Дикие пчелы на солнечном берегу - Ольбик Александр Степанович - Страница 28
- Предыдущая
- 28/41
- Следующая
Когда дележка людей была произведена, Полыхаев подошел к Карданову.
— Отойдем маленько в сторону, — сказал он беженцу. — Есть к тебе разговор…
Они перескочили кювет и встали под разлапистой елью. Керен остался на дорожке, и до него отчетливо долетали слова Полыхаева.
— Полицая хочу оставить здесь. Не дело тащить его на базу, — Евдоким притушил тон, давая понять, что будет говорить о главном. — Значит, ты, я слышал от Штака, из энкэвэдэшников? Буду говорить с тобой напрямик… Оставляю эту сволочь здесь, ну, а если… тут что не так, попытка, допустим, к бегству… Надеюсь, понимаешь, о чем речь? — Полыхаев пристально взглянул на беженца. — Попытка к бегству, — повторил он.
Карданов, до которого медленно все доходило и в молодости, сейчас, однако, моментально усек, что от него хотят. Поняв это, сменился в лице. До того ему стало нехорошо, что он отвернулся от Евдокима и зачем-то тряхнул на плече автоматом.
— А чего вы сами его не того…? Еще там, в Дубраве? — спросил бородач.
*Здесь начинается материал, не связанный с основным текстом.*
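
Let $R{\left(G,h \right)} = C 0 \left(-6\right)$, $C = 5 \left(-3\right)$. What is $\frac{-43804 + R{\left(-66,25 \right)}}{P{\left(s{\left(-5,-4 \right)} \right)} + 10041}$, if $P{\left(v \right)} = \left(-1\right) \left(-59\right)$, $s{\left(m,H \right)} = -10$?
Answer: $- \frac{10951}{2525} \approx -4.337$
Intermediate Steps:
$P{\left(v \right)} = 59$
$C = -15$
$R{\left(G,h \right)} = 0$ ($R{\left(G,h \right)} = \left(-15\right) 0 \left(-6\right) = 0 \left(-6\right) = 0$)
$\frac{-43804 + R{\left(-66,25 \right)}}{P{\left(s{\left(-5,-4 \right)} \right)} + 10041} = \frac{-43804 + 0}{59 + 10041} = - \frac{43804}{10100} = \left(-43804\right) \frac{1}{10100} = - \frac{10951}{2525}$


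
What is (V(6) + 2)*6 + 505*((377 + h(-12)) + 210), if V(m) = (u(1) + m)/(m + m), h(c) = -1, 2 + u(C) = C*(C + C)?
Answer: 295945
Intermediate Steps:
u(C) = -2 + 2*C² (u(C) = -2 + C*(C + C) = -2 + C*(2*C) = -2 + 2*C²)
V(m) = ½ (V(m) = ((-2 + 2*1²) + m)/(m + m) = ((-2 + 2*1) + m)/((2*m)) = ((-2 + 2) + m)*(1/(2*m)) = (0 + m)*(1/(2*m)) = m*(1/(2*m)) = ½)
(V(6) + 2)*6 + 505*((377 + h(-12)) + 210) = (½ + 2)*6 + 505*((377 - 1) + 210) = (5/2)*6 + 505*(376 + 210) = 15 + 505*586 = 15 + 295930 = 295945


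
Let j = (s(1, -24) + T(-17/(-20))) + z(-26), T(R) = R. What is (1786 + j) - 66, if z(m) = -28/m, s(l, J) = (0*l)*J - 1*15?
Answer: 443801/260 ≈ 1706.9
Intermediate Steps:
s(l, J) = -15 (s(l, J) = 0*J - 15 = 0 - 15 = -15)
j = -3399/260 (j = (-15 - 17/(-20)) - 28/(-26) = (-15 - 17*(-1/20)) - 28*(-1/26) = (-15 + 17/20) + 14/13 = -283/20 + 14/13 = -3399/260 ≈ -13.073)
(1786 + j) - 66 = (1786 - 3399/260) - 66 = 460961/260 - 66 = 443801/260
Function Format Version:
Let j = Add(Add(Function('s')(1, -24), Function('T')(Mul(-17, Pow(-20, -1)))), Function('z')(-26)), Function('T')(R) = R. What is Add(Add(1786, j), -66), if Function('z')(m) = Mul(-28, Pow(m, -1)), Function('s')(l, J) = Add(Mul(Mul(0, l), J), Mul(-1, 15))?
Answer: Rational(443801, 260) ≈ 1706.9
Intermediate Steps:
Function('s')(l, J) = -15 (Function('s')(l, J) = Add(Mul(0, J), -15) = Add(0, -15) = -15)
j = Rational(-3399, 260) (j = Add(Add(-15, Mul(-17, Pow(-20, -1))), Mul(-28, Pow(-26, -1))) = Add(Add(-15, Mul(-17, Rational(-1, 20))), Mul(-28, Rational(-1, 26))) = Add(Add(-15, Rational(17, 20)), Rational(14, 13)) = Add(Rational(-283, 20), Rational(14, 13)) = Rational(-3399, 260) ≈ -13.073)
Add(Add(1786, j), -66) = Add(Add(1786, Rational(-3399, 260)), -66) = Add(Rational(460961, 260), -66) = Rational(443801, 260)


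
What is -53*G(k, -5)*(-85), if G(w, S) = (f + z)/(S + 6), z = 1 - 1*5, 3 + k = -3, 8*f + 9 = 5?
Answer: -40545/2 ≈ -20273.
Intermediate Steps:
f = -½ (f = -9/8 + (⅛)*5 = -9/8 + 5/8 = -½ ≈ -0.50000)
k = -6 (k = -3 - 3 = -6)
z = -4 (z = 1 - 5 = -4)
G(w, S) = -9/(2*(6 + S)) (G(w, S) = (-½ - 4)/(S + 6) = -9/(2*(6 + S)))
-53*G(k, -5)*(-85) = -(-477)/(12 + 2*(-5))*(-85) = -(-477)/(12 - 10)*(-85) = -(-477)/2*(-85) = -53*(-9/2)*(-85) = (477/2)*(-85) = -40545/2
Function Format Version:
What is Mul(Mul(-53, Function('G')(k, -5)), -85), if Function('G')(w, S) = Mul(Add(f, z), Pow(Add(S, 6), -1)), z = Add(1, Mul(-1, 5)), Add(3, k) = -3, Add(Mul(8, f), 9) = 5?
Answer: Rational(-40545, 2) ≈ -20273.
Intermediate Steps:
f = Rational(-1, 2) (f = Add(Rational(-9, 8), Mul(Rational(1, 8), 5)) = Add(Rational(-9, 8), Rational(5, 8)) = Rational(-1, 2) ≈ -0.50000)
k = -6 (k = Add(-3, -3) = -6)
z = -4 (z = Add(1, -5) = -4)
Function('G')(w, S) = Mul(Rational(-9, 2), Pow(Add(6, S), -1)) (Function('G')(w, S) = Mul(Add(Rational(-1, 2), -4), Pow(Add(S, 6), -1)) = Mul(Rational(-9, 2), Pow(Add(6, S), -1)))
Mul(Mul(-53, Function('G')(k, -5)), -85) = Mul(Mul(-53, Mul(-9, Pow(Add(12, Mul(2, -5)), -1))), -85) = Mul(Mul(-53, Mul(-9, Pow(Add(12, -10), -1))), -85) = Mul(Mul(-53, Mul(-9, Pow(2, -1))), -85) = Mul(Mul(-53, Mul(-9, Rational(1, 2))), -85) = Mul(Mul(-53, Rational(-9, 2)), -85) = Mul(Rational(477, 2), -85) = Rational(-40545, 2)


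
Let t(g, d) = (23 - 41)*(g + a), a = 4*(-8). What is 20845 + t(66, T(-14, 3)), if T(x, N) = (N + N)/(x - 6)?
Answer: 20233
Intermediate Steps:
a = -32
T(x, N) = 2*N/(-6 + x) (T(x, N) = (2*N)/(-6 + x) = 2*N/(-6 + x))
t(g, d) = 576 - 18*g (t(g, d) = (23 - 41)*(g - 32) = -18*(-32 + g) = 576 - 18*g)
20845 + t(66, T(-14, 3)) = 20845 + (576 - 18*66) = 20845 + (576 - 1188) = 20845 - 612 = 20233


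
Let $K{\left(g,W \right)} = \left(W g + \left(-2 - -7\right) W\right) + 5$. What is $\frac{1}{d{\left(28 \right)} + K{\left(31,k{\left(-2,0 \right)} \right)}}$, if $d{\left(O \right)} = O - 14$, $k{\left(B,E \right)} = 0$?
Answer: $\frac{1}{19} \approx 0.052632$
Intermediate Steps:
$K{\left(g,W \right)} = 5 + 5 W + W g$ ($K{\left(g,W \right)} = \left(W g + \left(-2 + 7\right) W\right) + 5 = \left(W g + 5 W\right) + 5 = \left(5 W + W g\right) + 5 = 5 + 5 W + W g$)
$d{\left(O \right)} = -14 + O$
$\frac{1}{d{\left(28 \right)} + K{\left(31,k{\left(-2,0 \right)} \right)}} = \frac{1}{\left(-14 + 28\right) + \left(5 + 5 \cdot 0 + 0 \cdot 31\right)} = \frac{1}{14 + \left(5 + 0 + 0\right)} = \frac{1}{14 + 5} = \frac{1}{19}$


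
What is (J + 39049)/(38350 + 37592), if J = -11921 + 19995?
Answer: 47123/75942 ≈ 0.62051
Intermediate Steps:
J = 8074
(J + 39049)/(38350 + 37592) = (8074 + 39049)/(38350 + 37592) = 47123/75942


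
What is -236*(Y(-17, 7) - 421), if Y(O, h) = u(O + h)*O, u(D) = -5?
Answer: 79296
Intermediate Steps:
Y(O, h) = -5*O
-236*(Y(-17, 7) - 421) = -236*(-5*(-17) - 421) = -236*(85 - 421) = -236*(-336) = 79296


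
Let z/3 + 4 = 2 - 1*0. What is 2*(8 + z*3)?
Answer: -20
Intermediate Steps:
z = -6 (z = -12 + 3*(2 - 1*0) = -12 + 3*(2 + 0) = -12 + 3*2 = -12 + 6 = -6)
2*(8 + z*3) = 2*(8 - 6*3) = 2*(8 - 18) = 2*(-10) = -20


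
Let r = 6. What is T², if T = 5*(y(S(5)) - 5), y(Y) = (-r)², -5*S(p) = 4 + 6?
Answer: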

— Да потому, что Штак не дал, он еще не был ранен. Нельзя же было при всех, надо судить, а чтобы судить — надо доказывать… А что тут доказывать — он же, профурсетка, до последнего патрона отстреливался… Словом, давай, Кардан, действуй, — он подмигнул ободряюще Луке и в прыжке возвратился на дорогу. Поискал кого-то глазами и, найдя, приказал:
— Евстигней, сваливай полицая, остаешься тут за главного.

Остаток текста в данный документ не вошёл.